Loose Lips Sink Ships

Imagine how surprised I was this morning to be told by National Public Radio that a "hacker" had released an encryption program that could shield the content of private telephone calls, particularly since I had just read the morning's New York Times story about the creator of one of the first widely available high-quality encryption programs PGP, which stands for "pretty good protection."

"Voice Encryption May Draw U.S. Scrutiny" points out that Zfone, which is designed for Voice over Internet Protocol users, faces negative attention from skeptical government monitors who want to be able to collect information from the conversations of possible terrorists. Of course, for NPR to call Phil Zimmermann a "hacker" is a pretty hilarious category error, given that this longtime software engineer is the company's CEO. PGP even comes with a User's Guide that actually explains how the technology works.

Zimmerman makes a number of interesting rhetorical appeals in favor of distributing encryption tools as widely as possible to the general public. For example, he publishes letters from human rights groups who say that Zimmerman's technology protects political dissidents.

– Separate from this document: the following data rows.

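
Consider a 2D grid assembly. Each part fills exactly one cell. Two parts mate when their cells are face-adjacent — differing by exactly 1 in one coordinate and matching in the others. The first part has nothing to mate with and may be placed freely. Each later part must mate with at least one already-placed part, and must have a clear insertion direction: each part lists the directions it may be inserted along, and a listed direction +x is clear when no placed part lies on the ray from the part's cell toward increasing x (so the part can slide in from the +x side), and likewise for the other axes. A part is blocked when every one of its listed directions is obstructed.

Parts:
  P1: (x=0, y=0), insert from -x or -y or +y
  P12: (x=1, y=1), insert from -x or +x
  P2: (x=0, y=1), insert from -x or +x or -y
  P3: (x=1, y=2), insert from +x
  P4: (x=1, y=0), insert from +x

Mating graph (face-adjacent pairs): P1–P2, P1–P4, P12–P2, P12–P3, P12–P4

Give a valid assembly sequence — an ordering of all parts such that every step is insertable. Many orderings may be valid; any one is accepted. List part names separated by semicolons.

1. P4@(1, 0) [+x clear] — {P4}
2. P12@(1, 1) [-x clear] — {P12, P4}
3. P1@(0, 0) [-x clear] — {P1, P12, P4}
4. P3@(1, 2) [+x clear] — {P1, P12, P3, P4}
5. P2@(0, 1) [-x clear] — {P1, P12, P2, P3, P4}

P4; P12; P1; P3; P2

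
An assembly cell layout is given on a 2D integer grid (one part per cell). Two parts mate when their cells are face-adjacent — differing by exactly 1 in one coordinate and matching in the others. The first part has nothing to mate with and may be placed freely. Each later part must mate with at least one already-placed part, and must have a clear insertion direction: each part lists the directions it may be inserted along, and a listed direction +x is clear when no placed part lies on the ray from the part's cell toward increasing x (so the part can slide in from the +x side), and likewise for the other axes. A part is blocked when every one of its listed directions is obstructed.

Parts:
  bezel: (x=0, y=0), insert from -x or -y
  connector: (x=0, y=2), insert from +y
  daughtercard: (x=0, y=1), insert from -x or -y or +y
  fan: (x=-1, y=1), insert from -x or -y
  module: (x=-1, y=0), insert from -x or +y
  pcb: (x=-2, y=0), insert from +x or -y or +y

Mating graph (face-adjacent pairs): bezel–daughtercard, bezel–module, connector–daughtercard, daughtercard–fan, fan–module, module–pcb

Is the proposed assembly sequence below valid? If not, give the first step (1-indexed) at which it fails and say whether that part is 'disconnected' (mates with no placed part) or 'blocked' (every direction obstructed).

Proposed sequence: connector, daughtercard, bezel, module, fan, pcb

1. connector@(0, 2) [+y clear] — {connector}
2. daughtercard@(0, 1) [-x clear] — {connector, daughtercard}
3. bezel@(0, 0) [-x clear] — {bezel, connector, daughtercard}
4. module@(-1, 0) [-x clear] — {bezel, connector, daughtercard, module}
5. fan@(-1, 1) [-x clear] — {bezel, connector, daughtercard, fan, module}
6. pcb@(-2, 0) [-y clear] — {bezel, connector, daughtercard, fan, module, pcb}

Valid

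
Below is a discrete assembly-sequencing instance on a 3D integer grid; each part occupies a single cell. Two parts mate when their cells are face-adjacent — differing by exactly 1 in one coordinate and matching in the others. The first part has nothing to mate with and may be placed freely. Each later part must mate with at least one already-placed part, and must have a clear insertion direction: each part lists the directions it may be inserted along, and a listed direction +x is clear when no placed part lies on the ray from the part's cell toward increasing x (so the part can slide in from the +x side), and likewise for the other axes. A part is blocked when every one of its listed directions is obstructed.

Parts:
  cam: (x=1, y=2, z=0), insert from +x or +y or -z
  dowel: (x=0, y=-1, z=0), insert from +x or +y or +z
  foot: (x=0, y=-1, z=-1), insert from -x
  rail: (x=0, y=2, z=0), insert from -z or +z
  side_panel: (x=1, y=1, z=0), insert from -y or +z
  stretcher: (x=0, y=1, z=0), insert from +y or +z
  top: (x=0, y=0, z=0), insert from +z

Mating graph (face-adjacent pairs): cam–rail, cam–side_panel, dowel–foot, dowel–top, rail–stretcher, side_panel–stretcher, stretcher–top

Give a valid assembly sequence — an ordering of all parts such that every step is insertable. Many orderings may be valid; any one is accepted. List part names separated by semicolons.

rail; cam; side_panel; stretcher; top; dowel; foot

1. rail@(0, 2, 0) [-z clear] — {rail}
2. cam@(1, 2, 0) [+x clear] — {cam, rail}
3. side_panel@(1, 1, 0) [-y clear] — {cam, rail, side_panel}
4. stretcher@(0, 1, 0) [+z clear] — {cam, rail, side_panel, stretcher}
5. top@(0, 0, 0) [+z clear] — {cam, rail, side_panel, stretcher, top}
6. dowel@(0, -1, 0) [+x clear] — {cam, dowel, rail, side_panel, stretcher, top}
7. foot@(0, -1, -1) [-x clear] — {cam, dowel, foot, rail, side_panel, stretcher, top}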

My guess is that encryption advocates will eventually use some of the same self-defense / protection against governments that abuse their power arguments that gun rights spokespeople currently deploy. After all, as Zimmerman notes in one of his on-line essays, one company already sells a low-cost package that "cracks the built-in encryption schemes used by WordPerfect, Lotus 1-2-3, MS Excel, Symphony, Quattro Pro, Paradox, MS Word, and PKZIP. It doesn't simply guess passwords–it does real cryptanalysis. Some people buy it when they forget their password for their own files. Law enforcement agencies buy it too, so they can read files they seize."

On the same electronic front page was the NY Times story about the latest enormous virtual heist of private information, "Personal Data of 26.5 Million Veterans Stolen." Perhaps it is the commercial uses of information and not the politically subversive ones that we should be most worried about.